Prince – Sign O’ The Times
Released in 1987 (when I was 10) this was a big album – the main hits were on rotation on the Beatbox, a music video show on Sunday mornings on RTE 2, and I was wild for it. I remember being disgusted when they stopped playing the full-length version of ‘I Could Never Take the Place of Your Man,’ fading out the extended instrumental section, the nerve of them! I asked for the double album for my birthday and so began the most important music-listening experience of my life. Accomplishing mainstream pop hegemony, Prince then delivered the sparsest electronic funk with the most radical sexual transparency: this still feels world-changing.
Beyoncé – Renaissance
Footage recently circulated of Prince as an eleven-year-old child, being interviewed at a picket outside his school, supporting the teachers on strike, saying “I think they should get more money because they work extra hours for us”. I can’t help contrast that with Beyoncé crossing a picket line to attend a party her husband hosted in a hotel where the staff were on strike. It’s really upsetting that she is such an arch-capitalist and hypocritical in her support for the LGBTQIA+ community. I find it really hard to square with how much I love her music; but then, Prince was not perfect either (though I struggle to accept that lol). Renaissance feeds off the past century of Black American music – she even includes Prince Easter eggs, with at least two references to ‘Diamonds and Pearls’ – and it is absolute catnip for me. I’ve been really surprised at how much I love her voice on this album: I’ve long had mixed feelings about Beyoncé as a singer, but I am completely carried away by what she does with her voice here.

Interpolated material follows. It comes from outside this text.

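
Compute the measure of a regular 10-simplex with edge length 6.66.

V = (6.66^10 / 10!) · √((10+1) / 2^10) ≈ 4.90372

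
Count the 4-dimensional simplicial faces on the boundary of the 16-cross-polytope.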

Experiencing Renaissance with my daughter and some of my closest female friends has been some of the most love-filled moments I’ve had over the past year.
A Guy Called Gerald – Black Secret Technology
I started going out with my partner Ross in 1999. He gave me this jungle album, which had been released in 1995. Along with the music of Model 500, it has shaped my interest in dance music more than anything else. Like the techno of Model 500, I find the psychedelic unfolding of complex rhythms, and the emotional range and sonic variety within what appears to be a restrictive instrumental form, endlessly compelling. I can trace my obsession with Chicago footwork back to BST, because of the same remarkable inventiveness within a specific, limited form. DJ Rashad’s Double Cup feels like a sister album, across space and time, to BST.
Eliane Radigue – Trilogies De La Mort
Part of music’s fascination for me is the complexity of the experience collectively, but also as individuals. It dazzles me how much has changed in how humans experience music since the invention of recorded music – a really short time in the scheme of things. Recorded music has exploded the potential for us to listen alone, in an intimate way: as a teenager, I often went to bed listening to music in the dark on my headphones, which heightened the psychedelic experience and the emotional excitement. I had forgotten all about that until the pandemic, when I began going to bed and listening to music in the dark again for the first time in 20 years. What I listened to most was Radigue’s Trilogies De La Mort, and how I feel about that magnum opus is something just for me.